Volume 36
Issue 3

Im looking forward to the end of October. Not just because my daughters are going to dress up as Moana and as Rey from Star Wars and go door to door trick-or-treating, but because every year, in the week leading up to Halloween, BCI celebrates something that has a chance to bring more eyes to all the great things bats do for us, and that is something called Bat Week.

Bat Week uses the opportunity of the Halloween season to educate people about our winged friends the bats. This year, with support from great partners like the U.S. Department of Agriculture and the Forest Service, the focus will be on bats and agriculture.

That makes sense because, as you will read in this issue of Bats magazine, bats provide a huge service to agricultural communities across the United States. At BCIs Bracken Cave just outside of San Antonio, the bats stream out over Texas farm fields to consume 300,000 pounds of bugs each and every night during the growing season. That adds up to real economic benefits. A 2011 study found that bats may be worth as much as $23 billion in pest control services to Americas farmers.

There is another way that agriculture plays an important role in the lives of bats. For some crops, like the agave used to make tequila, the production process can limit the habitat needed for nectar-feeding bats.
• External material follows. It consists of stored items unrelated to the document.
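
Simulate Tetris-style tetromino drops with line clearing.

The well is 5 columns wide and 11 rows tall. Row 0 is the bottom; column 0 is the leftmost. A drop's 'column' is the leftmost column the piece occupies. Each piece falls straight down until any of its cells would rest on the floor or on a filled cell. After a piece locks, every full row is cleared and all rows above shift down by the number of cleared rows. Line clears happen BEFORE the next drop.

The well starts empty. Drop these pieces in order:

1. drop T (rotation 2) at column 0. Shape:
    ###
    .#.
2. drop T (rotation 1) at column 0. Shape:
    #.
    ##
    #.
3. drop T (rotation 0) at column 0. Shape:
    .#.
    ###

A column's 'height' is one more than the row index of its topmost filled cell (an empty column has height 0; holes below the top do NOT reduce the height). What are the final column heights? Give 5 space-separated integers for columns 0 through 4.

Answer: 6 7 6 0 0

Derivation:
Drop 1: T rot2 at col 0 lands with bottom-row=0; cleared 0 line(s) (total 0); column heights now [2 2 2 0 0], max=2
Drop 2: T rot1 at col 0 lands with bottom-row=2; cleared 0 line(s) (total 0); column heights now [5 4 2 0 0], max=5
Drop 3: T rot0 at col 0 lands with bottom-row=5; cleared 0 line(s) (total 0); column heights now [6 7 6 0 0], max=7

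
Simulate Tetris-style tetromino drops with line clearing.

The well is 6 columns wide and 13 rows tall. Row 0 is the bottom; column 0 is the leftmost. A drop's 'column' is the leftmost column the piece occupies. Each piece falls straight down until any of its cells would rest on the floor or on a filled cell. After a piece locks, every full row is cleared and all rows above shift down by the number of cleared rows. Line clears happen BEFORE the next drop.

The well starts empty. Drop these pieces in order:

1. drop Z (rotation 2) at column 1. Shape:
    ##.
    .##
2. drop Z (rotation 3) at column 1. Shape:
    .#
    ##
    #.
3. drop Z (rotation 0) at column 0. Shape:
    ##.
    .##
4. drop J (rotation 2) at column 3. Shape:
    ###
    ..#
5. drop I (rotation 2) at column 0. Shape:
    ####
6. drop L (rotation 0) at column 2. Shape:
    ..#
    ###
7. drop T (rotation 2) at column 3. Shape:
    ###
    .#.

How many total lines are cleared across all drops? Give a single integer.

Drop 1: Z rot2 at col 1 lands with bottom-row=0; cleared 0 line(s) (total 0); column heights now [0 2 2 1 0 0], max=2
Drop 2: Z rot3 at col 1 lands with bottom-row=2; cleared 0 line(s) (total 0); column heights now [0 4 5 1 0 0], max=5
Drop 3: Z rot0 at col 0 lands with bottom-row=5; cleared 0 line(s) (total 0); column heights now [7 7 6 1 0 0], max=7
Drop 4: J rot2 at col 3 lands with bottom-row=0; cleared 0 line(s) (total 0); column heights now [7 7 6 2 2 2], max=7
Drop 5: I rot2 at col 0 lands with bottom-row=7; cleared 0 line(s) (total 0); column heights now [8 8 8 8 2 2], max=8
Drop 6: L rot0 at col 2 lands with bottom-row=8; cleared 0 line(s) (total 0); column heights now [8 8 9 9 10 2], max=10
Drop 7: T rot2 at col 3 lands with bottom-row=10; cleared 0 line(s) (total 0); column heights now [8 8 9 12 12 12], max=12

Answer: 0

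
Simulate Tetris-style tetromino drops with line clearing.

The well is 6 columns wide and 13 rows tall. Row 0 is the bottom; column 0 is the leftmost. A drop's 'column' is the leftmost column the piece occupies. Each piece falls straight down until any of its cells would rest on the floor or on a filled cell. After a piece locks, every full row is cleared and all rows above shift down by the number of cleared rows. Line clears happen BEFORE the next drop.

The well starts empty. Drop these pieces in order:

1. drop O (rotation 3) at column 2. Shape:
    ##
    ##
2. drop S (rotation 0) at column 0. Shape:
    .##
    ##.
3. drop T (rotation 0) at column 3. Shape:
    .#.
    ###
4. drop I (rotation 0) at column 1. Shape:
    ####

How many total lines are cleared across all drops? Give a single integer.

Drop 1: O rot3 at col 2 lands with bottom-row=0; cleared 0 line(s) (total 0); column heights now [0 0 2 2 0 0], max=2
Drop 2: S rot0 at col 0 lands with bottom-row=1; cleared 0 line(s) (total 0); column heights now [2 3 3 2 0 0], max=3
Drop 3: T rot0 at col 3 lands with bottom-row=2; cleared 0 line(s) (total 0); column heights now [2 3 3 3 4 3], max=4
Drop 4: I rot0 at col 1 lands with bottom-row=4; cleared 0 line(s) (total 0); column heights now [2 5 5 5 5 3], max=5

Answer: 0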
That is why the Tequila Interchange Project, being led by BCI Science Advisor Dr. Rodrigo Medellin and leading sustainable-tequila importer David Suro, is working to encourage sustainable production of agave and helping producers market their product as bat-friendly tequila.

We will be looking to use Bat Week to call attention to the importance of agave for bat conservation and to the many benefits bats provide to farmers. I hope you will join me in spreading the message, at your bat-themed Halloween party, over the candlelight of a jack-o-lantern, while responsibly sipping sustainable bat-friendly spirits.